Joanna grew up with a mother who was always rushing her. From the time she was a little child, her mother would get really angry with her if she was not ready to leave on time.
But it wasn't just dawdling that Joanna was punished for. Joanna's mother wanted control over just about everything regarding Joanna -- such as the clothes she wore, the friends she had, how she spent her time.
Joanna was a good girl and gave in most of the time, except when it came to being on time. Here is where she took a stand and went into resistance mode to not be totally controlled by her mother.
Now, as an adult, Joanna still cannot ever be on time. She's late for doctors' appointments, late getting her kids to school, late for movies and plays. No matter how upset or angry her husband and children get over her lateness, nothing budges her determination to be consistently late. Even her own upset with herself has no impact.
In the many years that I've been counseling individuals and couples, I've discovered some very interesting reasons why some people are always late.
They really can't tell how long something is going to take to do, or how long it takes to get somewhere.
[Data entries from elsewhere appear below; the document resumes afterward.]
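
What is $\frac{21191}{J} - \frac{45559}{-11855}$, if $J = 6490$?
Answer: $\frac{109379443}{15387790} \approx 7.1082$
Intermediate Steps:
$\frac{21191}{J} - \frac{45559}{-11855} = \frac{21191}{6490} - \frac{45559}{-11855} = 21191 \cdot \frac{1}{6490} - - \frac{45559}{11855} = \frac{21191}{6490} + \frac{45559}{11855} = \frac{109379443}{15387790}$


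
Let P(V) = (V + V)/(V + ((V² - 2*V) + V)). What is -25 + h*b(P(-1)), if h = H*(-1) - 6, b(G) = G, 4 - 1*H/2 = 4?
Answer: -13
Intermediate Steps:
P(V) = 2/V (P(V) = (2*V)/(V + (V² - V)) = (2*V)/(V²) = (2*V)/V² = 2/V)
H = 0 (H = 8 - 2*4 = 8 - 8 = 0)
h = -6 (h = 0*(-1) - 6 = 0 - 6 = -6)
-25 + h*b(P(-1)) = -25 - 12/(-1) = -25 - 12*(-1) = -25 - 6*(-2) = -25 + 12 = -13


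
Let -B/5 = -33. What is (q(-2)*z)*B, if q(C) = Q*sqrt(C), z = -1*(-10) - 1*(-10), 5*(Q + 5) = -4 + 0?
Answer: -19140*I*sqrt(2) ≈ -27068.0*I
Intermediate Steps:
B = 165 (B = -5*(-33) = 165)
Q = -29/5 (Q = -5 + (-4 + 0)/5 = -5 + (1/5)*(-4) = -5 - 4/5 = -29/5 ≈ -5.8000)
z = 20 (z = 10 + 10 = 20)
q(C) = -29*sqrt(C)/5
(q(-2)*z)*B = (-29*I*sqrt(2)/5*20)*165 = -116*I*sqrt(2)*165 = -19140*I*sqrt(2)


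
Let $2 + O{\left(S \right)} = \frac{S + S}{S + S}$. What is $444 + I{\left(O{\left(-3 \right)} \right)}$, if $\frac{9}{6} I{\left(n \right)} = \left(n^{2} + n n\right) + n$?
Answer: $\frac{1334}{3} \approx 444.67$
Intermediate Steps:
$O{\left(S \right)} = -1$ ($O{\left(S \right)} = -2 + \frac{S + S}{S + S} = -2 + \frac{2 S}{2 S} = -2 + 2 S \frac{1}{2 S} = -2 + 1 = -1$)
$I{\left(n \right)} = \frac{2 n}{3} + \frac{4 n^{2}}{3}$ ($I{\left(n \right)} = \frac{2 \left(\left(n^{2} + n n\right) + n\right)}{3} = \frac{2 \left(\left(n^{2} + n^{2}\right) + n\right)}{3} = \frac{2 \left(2 n^{2} + n\right)}{3} = \frac{2 \left(n + 2 n^{2}\right)}{3} = \frac{2 n}{3} + \frac{4 n^{2}}{3}$)
$444 + I{\left(O{\left(-3 \right)} \right)} = 444 + \frac{2}{3} \left(-1\right) \left(1 + 2 \left(-1\right)\right) = 444 + \frac{2}{3} \left(-1\right) \left(1 - 2\right) = 444 + \frac{2}{3} \left(-1\right) \left(-1\right) = 444 + \frac{2}{3} = \frac{1334}{3}$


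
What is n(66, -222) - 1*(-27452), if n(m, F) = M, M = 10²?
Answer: 27552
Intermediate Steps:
M = 100
n(m, F) = 100
n(66, -222) - 1*(-27452) = 100 - 1*(-27452) = 100 + 27452 = 27552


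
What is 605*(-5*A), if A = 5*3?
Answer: -45375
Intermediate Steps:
A = 15
605*(-5*A) = 605*(-5*15) = 605*(-75) = -45375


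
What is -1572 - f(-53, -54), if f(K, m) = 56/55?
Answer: -86516/55 ≈ -1573.0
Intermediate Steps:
f(K, m) = 56/55 (f(K, m) = 56*(1/55) = 56/55)
-1572 - f(-53, -54) = -1572 - 1*56/55 = -1572 - 56/55 = -86516/55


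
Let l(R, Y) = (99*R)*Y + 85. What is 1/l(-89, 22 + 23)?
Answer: -1/396410 ≈ -2.5226e-6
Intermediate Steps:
l(R, Y) = 85 + 99*R*Y (l(R, Y) = 99*R*Y + 85 = 85 + 99*R*Y)
1/l(-89, 22 + 23) = 1/(85 + 99*(-89)*(22 + 23)) = 1/(85 + 99*(-89)*45) = 1/(85 - 396495) = 1/(-396410) = -1/396410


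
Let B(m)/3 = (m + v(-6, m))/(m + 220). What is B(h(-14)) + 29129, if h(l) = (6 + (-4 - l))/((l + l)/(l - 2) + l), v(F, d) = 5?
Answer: 104048969/3572 ≈ 29129.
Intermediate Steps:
h(l) = (2 - l)/(l + 2*l/(-2 + l)) (h(l) = (2 - l)/((2*l)/(-2 + l) + l) = (2 - l)/(2*l/(-2 + l) + l) = (2 - l)/(l + 2*l/(-2 + l)))
B(m) = 3*(5 + m)/(220 + m) (B(m) = 3*((m + 5)/(m + 220)) = 3*((5 + m)/(220 + m)) = 3*(5 + m)/(220 + m))
B(h(-14)) + 29129 = 3*(5 + (-1 - 4/(-14)² + 4/(-14)))/(220 + (-1 - 4/(-14)² + 4/(-14))) + 29129 = 3*(5 + (-1 - 4*1/196 + 4*(-1/14)))/(220 + (-1 - 4*1/196 + 4*(-1/14))) + 29129 = 3*(5 + (-1 - 1/49 - 2/7))/(220 + (-1 - 1/49 - 2/7)) + 29129 = 3*(5 - 64/49)/(220 - 64/49) + 29129 = 3*(181/49)/(10716/49) + 29129 = 3*(49/10716)*(181/49) + 29129 = 181/3572 + 29129 = 104048969/3572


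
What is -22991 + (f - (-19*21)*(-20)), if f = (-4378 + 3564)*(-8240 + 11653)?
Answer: -2809153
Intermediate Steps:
f = -2778182 (f = -814*3413 = -2778182)
-22991 + (f - (-19*21)*(-20)) = -22991 + (-2778182 - (-19*21)*(-20)) = -22991 + (-2778182 - (-399)*(-20)) = -22991 + (-2778182 - 1*7980) = -22991 + (-2778182 - 7980) = -22991 - 2786162 = -2809153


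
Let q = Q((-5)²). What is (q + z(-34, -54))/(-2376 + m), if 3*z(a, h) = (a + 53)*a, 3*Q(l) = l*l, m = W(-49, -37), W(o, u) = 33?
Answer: 7/2343 ≈ 0.0029876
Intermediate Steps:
m = 33
Q(l) = l²/3 (Q(l) = (l*l)/3 = l²/3)
q = 625/3 (q = ((-5)²)²/3 = (⅓)*25² = (⅓)*625 = 625/3 ≈ 208.33)
z(a, h) = a*(53 + a)/3 (z(a, h) = ((a + 53)*a)/3 = ((53 + a)*a)/3 = (a*(53 + a))/3 = a*(53 + a)/3)
(q + z(-34, -54))/(-2376 + m) = (625/3 + (⅓)*(-34)*(53 - 34))/(-2376 + 33) = (625/3 + (⅓)*(-34)*19)/(-2343) = (625/3 - 646/3)*(-1/2343) = -7*(-1/2343) = 7/2343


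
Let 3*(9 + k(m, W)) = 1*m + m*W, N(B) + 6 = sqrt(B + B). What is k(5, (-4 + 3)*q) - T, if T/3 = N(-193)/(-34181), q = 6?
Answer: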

Knowing these things is an adult function. People who are always late seem to function from a small child place within rather than as an adult. A child part of them is deciding about time. Not only that, but this small inner child is in rebellion to being controlled.
As soon as an adult part of them, or some other adult says, "We have to leave at 9," the inner rebellious child says ,"You can't control me, I don't have to do what you say." An unconscious power struggle ensues, either between an outside person and the rebellious inner child, or between one's own adult and the rebellious inner child.
As long as this power struggle is unconscious, which is usually is because it was decided upon so long ago, the person will continue to be late no matter how upset with themselves they get. Once they become aware of this inner system, then they can choose to decide about time from an adult part of themselves rather than letting the rebellious child part be in charge of time.
For example, when Joanna was late to a doctor's appointment, she wasn't angry at the doctor. But, because of her anger at her mother, she was unconsciously angry with anyone expecting her to be on time. She would project her mother's expectations onto the doctor, and then be very defensive when she was late.
When Joanna first started working with me, she was often late for her appointments, and each time she would explain and apologize and defend, as if I was upset. I explained to her that it was her time, that she was paying for it whether or not she showed up, and that I didn't mind the few minutes of paid vacation! When Joanna finally got that I had no expectation or concern regarding when she arrived for her appointment, she had nothing to rebel against except herself. Because her inner child liked coming to see me, she was more often on time.
They have a sense of entitlement about time -- their time is more important than other people's time. They seem to get some sort of secret pleasure at keeping people waiting. Underlying this is often the same control issue: "You can't control me." Not being controlled becomes far more important than caring about other people.
Why would someone want to be tense and anxious? Because this anxiety might be covering over a more difficult anxiety, such as the anxiety of feeling alone or lonely. Some people prefer to keep themselves rushing around and anxious about being on time than face their deeper, more painful feelings. At least in the case of being late, they are in control of their own anxiety rather than feeling helpless in the face of feeling alone or lonely.
Lateness, as with any other resistance issue, often has many layers to it, but when you are willing to become aware of the issues with compassion toward yourself, you can move out of the rebellious child and into being a loving adult toward yourself.